Friday, July 17, 2009

Credit Crunch Spotlights Fast Food Brands

The 12th annual Top 500 Superbrands survey, which identifies the UK’s strongest consumer brands by polling the British public, launches today and reaffirms the success of the fast food chains and multiple supermarkets in the economic downturn.

Some of the brands showing the strongest year-on-year improvement in the survey include McDonald’s, which rises 227 places, Burger King, up 189, KFC rising by 164 places and Domino’s Pizza, which moves up the table by 144 places. The highest new entry into this year’s list was Krispy Kreme, further indicating the nation’s demand for relatively low cost treats as the downturn bites.

Recovering from last year’s plummet in the survey are the supermarkets. The ‘Big-Four’ make up for the ground they lost with ASDA leading the way with an impressive increase of 213 places to sit in 226th place. Tesco is the next biggest supermarket riser, gaining 185 places to reach position 116, whilst Waitrose climbs 60 places to fall just three places short of Tesco at 119 – only Sainsbury’s breaks into the top 100, placed at 92. A threat might come in the future from Morrisons and The Co-operative both of whom enter the top 500 for the first time. As well as the supermarkets winning favour, traditional high street retailers are also regaining ground, with brands such as HMV jumping 118 places, B&Q up 168, Boots climbing 117 and Argos storming up the rankings by 230 places - making it the eighth biggest riser overall in the top 500.

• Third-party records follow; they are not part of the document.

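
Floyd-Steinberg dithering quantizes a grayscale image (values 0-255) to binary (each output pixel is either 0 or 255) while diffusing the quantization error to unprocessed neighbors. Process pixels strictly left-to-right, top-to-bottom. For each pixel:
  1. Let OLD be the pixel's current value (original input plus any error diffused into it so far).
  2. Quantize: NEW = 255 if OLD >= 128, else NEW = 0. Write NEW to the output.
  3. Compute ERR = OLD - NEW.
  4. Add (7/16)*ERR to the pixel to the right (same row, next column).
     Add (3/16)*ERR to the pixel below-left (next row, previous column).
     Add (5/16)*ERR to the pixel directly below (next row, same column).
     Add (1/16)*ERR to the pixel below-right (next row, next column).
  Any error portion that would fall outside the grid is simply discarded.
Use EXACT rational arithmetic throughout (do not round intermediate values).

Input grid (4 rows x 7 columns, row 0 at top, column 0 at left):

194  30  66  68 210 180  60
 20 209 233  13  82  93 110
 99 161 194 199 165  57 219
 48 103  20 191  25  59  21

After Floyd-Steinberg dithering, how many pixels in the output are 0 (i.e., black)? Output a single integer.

Answer: 16

Derivation:
(0,0): OLD=194 → NEW=255, ERR=-61
(0,1): OLD=53/16 → NEW=0, ERR=53/16
(0,2): OLD=17267/256 → NEW=0, ERR=17267/256
(0,3): OLD=399397/4096 → NEW=0, ERR=399397/4096
(0,4): OLD=16558339/65536 → NEW=255, ERR=-153341/65536
(0,5): OLD=187670293/1048576 → NEW=255, ERR=-79716587/1048576
(0,6): OLD=448616851/16777216 → NEW=0, ERR=448616851/16777216
(1,0): OLD=399/256 → NEW=0, ERR=399/256
(1,1): OLD=449641/2048 → NEW=255, ERR=-72599/2048
(1,2): OLD=16846621/65536 → NEW=255, ERR=134941/65536
(1,3): OLD=12622041/262144 → NEW=0, ERR=12622041/262144
(1,4): OLD=1579977451/16777216 → NEW=0, ERR=1579977451/16777216
(1,5): OLD=15476803931/134217728 → NEW=0, ERR=15476803931/134217728
(1,6): OLD=352301779701/2147483648 → NEW=255, ERR=-195306550539/2147483648
(2,0): OLD=3042195/32768 → NEW=0, ERR=3042195/32768
(2,1): OLD=200302593/1048576 → NEW=255, ERR=-67084287/1048576
(2,2): OLD=2910278979/16777216 → NEW=255, ERR=-1367911101/16777216
(2,3): OLD=26328404203/134217728 → NEW=255, ERR=-7897116437/134217728
(2,4): OLD=207573490843/1073741824 → NEW=255, ERR=-66230674277/1073741824
(2,5): OLD=1885737423689/34359738368 → NEW=0, ERR=1885737423689/34359738368
(2,6): OLD=121934222970511/549755813888 → NEW=255, ERR=-18253509570929/549755813888
(3,0): OLD=1090804707/16777216 → NEW=0, ERR=1090804707/16777216
(3,1): OLD=13685806247/134217728 → NEW=0, ERR=13685806247/134217728
(3,2): OLD=25877867301/1073741824 → NEW=0, ERR=25877867301/1073741824
(3,3): OLD=715094273619/4294967296 → NEW=255, ERR=-380122386861/4294967296
(3,4): OLD=-14504315738141/549755813888 → NEW=0, ERR=-14504315738141/549755813888
(3,5): OLD=239813819047897/4398046511104 → NEW=0, ERR=239813819047897/4398046511104
(3,6): OLD=2667674368461255/70368744177664 → NEW=0, ERR=2667674368461255/70368744177664
Output grid:
  Row 0: #...##.  (4 black, running=4)
  Row 1: .##...#  (4 black, running=8)
  Row 2: .####.#  (2 black, running=10)
  Row 3: ...#...  (6 black, running=16)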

With supermarkets increasingly gaining share of the overall fashion market, the specialist ‘Clothing and Footwear’ category has struggled with only two of the 23 brands in this sector, namely DKNY and Paul Smith, improving their positions from last year. That said, fashion retailers Karen Millen (480), Pringle (418), Ben Sherman (327) and Hush Puppies (258) all entered the top 500 for the first time.

In the top 10, Microsoft® regains its number one position, which it lost last year to internet giant, Google. Google itself slips two places to third, whilst four other brands keep their top 10 placing. These include the embattled BBC and British Airways, as well as Mercedes-Benz. New entries to the top 10 in 2009/10 include LEGO® and Cola-Cola, both re-entering after a one year absence. Rolex and Apple also join the top ten alongside this year’s surprise entry Encyclopædia Britannica, which was 29th last year.

Stephen Cheliotis, Chief Executive of The Centre for Brand Analysis, which administered the research on behalf of Superbrands UK, said: “This year’s survey reaffirms some of the downturn’s winners and losers, with the fast food chains and supermarkets doing particularly well. The results, as always, return some surprises with this year’s notable high achiever being Encyclopædia Britannica. Bearing in mind that thousands of brands are initially considered, actually making the top 500 itself is an achievement: the competition amongst brands for consumer attention and share of wallet is intense and growing fiercer.”